Também na manhã de hoje, durante reunião na Câmara dos Vereadores com representantes da Prefeitura e as comissões permanentes do Legislativo responsáveis pelos temas de Saúde e Saneamento e de Orçamento, Finanças e Contabilidade, a secretária Adriana Sangaletti Lopes Duarte informou que o atendimento de urgência e emergência será mantido por servidores efetivos até que sejam feitas novas contratações e que os médicos que trabalhavam para a OSS decidiram manter as escalas.

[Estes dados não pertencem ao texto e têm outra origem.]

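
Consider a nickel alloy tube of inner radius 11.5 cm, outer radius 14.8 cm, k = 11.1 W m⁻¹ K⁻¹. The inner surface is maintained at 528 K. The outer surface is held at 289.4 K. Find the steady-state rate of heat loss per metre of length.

Q' = 66.0 kW/m

Q' = 2πk·ΔT/ln(r₂/r₁) = 2π × 11.1 × 238.6 / ln(0.148/0.115) = 66000 W/m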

O número de funcionários à disposição da população não foi informado, no entanto, ela afirma que a seleção de novos profissionais já está acontecendo de maneira emergencial.

Sobre recursos disponíveis, informou que a Saúde é prioridade e que a receita que era destinada à OSS agora será aplicada no pronto-socorro.

Tranquilo

A reportagem esteve na manhã desta quarta-feira no PS e conversou com alguns funcionários da OSS que encerravam o plantão e já tinham recebido aviso prévio. Segundo eles, o atendimento na madrugada e pela manhã ocorreu normalmente e, por sorte, não havia um grande número de pacientes a espera de atendimento. Na enfermaria covid-19, por exemplo, estavam apenas quatro moradores em tratamento, do total de 20 leitos.

Nas UBSs, paralisação de médicos e enfermeiros continua

Nas UBSs (Unidades Básicas de Saúde), segundo o Sinsaúde, a paralisação de médicos, enfermeiros e técnicos de enfermagem do programa ESF (Estratégia Saúde da Família) prossegue, com atendimento apenas de casos de urgência básica, pré-natal e pacientes covid-19, visando não causar prejuízos à saúde da população.

O programa também é gerido pela OSS Santa Casa de Birigui, por meio de contrato. Sem os repasses da Prefeitura, os profissionais também estão sem o pagamento.

“Acontecendo o pagamento pela Prefeitura, os médicos e enfermeiros da ESF voltam a atender normalmente. Agora, Caso a prefeitura não faça o repasse, vamos marcar nova reunião com os funcionários para estudar quais caminhos e medidas a serem tomadas”, adiantou o vice-presidente do Sinsaúde, Natalício Valério da Silva.